Centre for Cardiovascular and Metabolic Research, Hull York Medical School, University of Hull, Hull HU6 7RX, UK.
Biochem Pharmacol. 2012 Apr 1;83(7):923-31. doi: 10.1016/j.bcp.2012.01.014. Epub 2012 Jan 20.

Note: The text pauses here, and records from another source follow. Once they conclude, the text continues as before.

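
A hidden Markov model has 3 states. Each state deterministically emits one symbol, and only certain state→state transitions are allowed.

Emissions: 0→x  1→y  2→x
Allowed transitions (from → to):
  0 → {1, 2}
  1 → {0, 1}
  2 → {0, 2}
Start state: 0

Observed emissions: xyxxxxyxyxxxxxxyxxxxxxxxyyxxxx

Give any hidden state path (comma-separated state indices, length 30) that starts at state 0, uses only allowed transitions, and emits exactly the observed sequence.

0,1,0,2,2,0,1,0,1,0,2,0,2,2,0,1,0,2,2,2,2,2,2,0,1,1,0,2,2,0

  0: obs=x cand={0,2} pick 0 [start]
  1: obs=y cand={1} pick 1 [0->1 ok]
  2: obs=x cand={0,2} pick 0 [1->0 ok]
  3: obs=x cand={0,2} pick 2 [0->2 ok]
  4: obs=x cand={0,2} pick 2 [2->2 ok]
  5: obs=x cand={0,2} pick 0 [2->0 ok]
  6: obs=y cand={1} pick 1 [0->1 ok]
  7: obs=x cand={0,2} pick 0 [1->0 ok]
  8: obs=y cand={1} pick 1 [0->1 ok]
  9: obs=x cand={0,2} pick 0 [1->0 ok]
  10: obs=x cand={0,2} pick 2 [0->2 ok]
  11: obs=x cand={0,2} pick 0 [2->0 ok]
  12: obs=x cand={0,2} pick 2 [0->2 ok]
  13: obs=x cand={0,2} pick 2 [2->2 ok]
  14: obs=x cand={0,2} pick 0 [2->0 ok]
  15: obs=y cand={1} pick 1 [0->1 ok]
  16: obs=x cand={0,2} pick 0 [1->0 ok]
  17: obs=x cand={0,2} pick 2 [0->2 ok]
  18: obs=x cand={0,2} pick 2 [2->2 ok]
  19: obs=x cand={0,2} pick 2 [2->2 ok]
  20: obs=x cand={0,2} pick 2 [2->2 ok]
  21: obs=x cand={0,2} pick 2 [2->2 ok]
  22: obs=x cand={0,2} pick 2 [2->2 ok]
  23: obs=x cand={0,2} pick 0 [2->0 ok]
  24: obs=y cand={1} pick 1 [0->1 ok]
  25: obs=y cand={1} pick 1 [1->1 ok]
  26: obs=x cand={0,2} pick 0 [1->0 ok]
  27: obs=x cand={0,2} pick 2 [0->2 ok]
  28: obs=x cand={0,2} pick 2 [2->2 ok]
  29: obs=x cand={0,2} pick 0 [2->0 ok]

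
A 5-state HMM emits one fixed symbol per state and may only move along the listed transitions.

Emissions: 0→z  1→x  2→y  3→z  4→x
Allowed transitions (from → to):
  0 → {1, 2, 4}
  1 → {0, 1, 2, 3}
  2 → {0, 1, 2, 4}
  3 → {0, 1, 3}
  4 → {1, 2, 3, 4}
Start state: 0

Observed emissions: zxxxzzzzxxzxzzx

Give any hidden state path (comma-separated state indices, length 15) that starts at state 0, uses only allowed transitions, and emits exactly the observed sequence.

  t0 'z' -> {0,3}, take 0 (start)
  t1 'x' -> {1,4}, take 4 (0->4 ok)
  t2 'x' -> {1,4}, take 4 (4->4 ok)
  t3 'x' -> {1,4}, take 1 (4->1 ok)
  t4 'z' -> {0,3}, take 3 (1->3 ok)
  t5 'z' -> {0,3}, take 3 (3->3 ok)
  t6 'z' -> {0,3}, take 3 (3->3 ok)
  t7 'z' -> {0,3}, take 3 (3->3 ok)
  t8 'x' -> {1,4}, take 1 (3->1 ok)
  t9 'x' -> {1,4}, take 1 (1->1 ok)
  t10 'z' -> {0,3}, take 0 (1->0 ok)
  t11 'x' -> {1,4}, take 1 (0->1 ok)
  t12 'z' -> {0,3}, take 3 (1->3 ok)
  t13 'z' -> {0,3}, take 3 (3->3 ok)
  t14 'x' -> {1,4}, take 1 (3->1 ok)

0,4,4,1,3,3,3,3,1,1,0,1,3,3,1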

Non-steroidal anti-inflammatory drugs (NSAIDs) are widely used anti-inflammatory therapeutic agents, among which the fenamate analogues play important roles in regulating intracellular Ca²⁺ transient and ion channels. However, the effect of NSAIDs on TRPC4 and TRPC5 is still unknown. To understand the structure-activity of fenamate analogues on TRPC channels, we have synthesized a series of fenamate analogues and investigated their effects on TRPC4 and TRPC5 channels. Human TRPC4 and TRPC5 cDNAs in tetracycline-regulated vectors were transfected into HEK293 T-REx cells. The whole cell current and Ca²⁺ movement were recorded by patch clamp and calcium imaging, respectively. Flufenamic acid (FFA), mefenamic acid (MFA), niflumic acid (NFA) and diclofenac sodium (DFS) showed inhibition on TRPC4 and TRPC5 channels in a concentration-dependent manner. The potency was FFA>MFA>NFA>DFS. Modification of 2-phenylamino ring by substitution of the trifluoromethyl group in FFA with F, CH₃, OCH₃, OCH₂CH₃, COOH, and NO₂ led to the changes in their channel blocking activity. However, 2-(2'-methoxy-5'-methylphenyl)aminobenzoic acid stimulated TRPC4 and TRPC5 channels. Selective COX1-3 inhibitors (aspirin, celecoxib, acetaminophen, and indomethacin) had no effect on the channels. Longer perfusion (> 5 min) with FFA (100 μM) and MFA (100 μM) caused a potentiation of TRPC4 and TRPC5 currents after their initial blocking effects that appeared to be partially mediated by the mitochondrial Ca²⁺ release. Our results suggest that fenamate analogues are direct modulators of TRPC4 and TRPC5 channels. The substitution pattern and conformation of the 2-phenylamino ring could alter their blocking activity, which is important for understanding fenamate pharmacology and new drug development targeting the TRPC channels.
非甾体抗炎药(NSAIDs)是广泛使用的抗炎治疗药物,其中芬那酸类似物在调节细胞内 Ca²⁺瞬变和离子通道方面发挥重要作用。然而,NSAIDs 对 TRPC4 和 TRPC5 的影响尚不清楚。为了了解芬那酸类似物对 TRPC 通道的结构-活性,我们合成了一系列芬那酸类似物,并研究了它们对 TRPC4 和 TRPC5 通道的影响。四环素调控载体中的人 TRPC4 和 TRPC5 cDNA 转染到 HEK293 T-REx 细胞中。通过膜片钳和钙成像分别记录全细胞电流和 Ca²⁺运动。氟芬那酸(FFA)、甲芬那酸(MFA)、尼氟酸(NFA)和双氯芬酸钠(DFS)对 TRPC4 和 TRPC5 通道呈浓度依赖性抑制。效力为 FFA>MFA>NFA>DFS。FFA 中 2-苯氨基环的 2-苯基取代为三氟甲基的 F、CH₃、OCH₃、OCH₂CH₃、COOH 和 NO₂,导致其通道阻断活性发生变化。然而,2-(2'-甲氧基-5'-甲基苯基)氨基苯甲酸刺激 TRPC4 和 TRPC5 通道。选择性 COX1-3 抑制剂(阿司匹林、塞来昔布、对乙酰氨基酚和吲哚美辛)对通道没有影响。FFA(100 μM)和 MFA(100 μM)的长时间灌注(>5 分钟)在其初始阻断作用后引起 TRPC4 和 TRPC5 电流的增强,这似乎部分由线粒体 Ca²⁺释放介导。我们的结果表明,芬那酸类似物是 TRPC4 和 TRPC5 通道的直接调节剂。2-苯氨基环的取代模式和构象可以改变其阻断活性,这对于理解芬那酸药理学和靶向 TRPC 通道的新药开发很重要。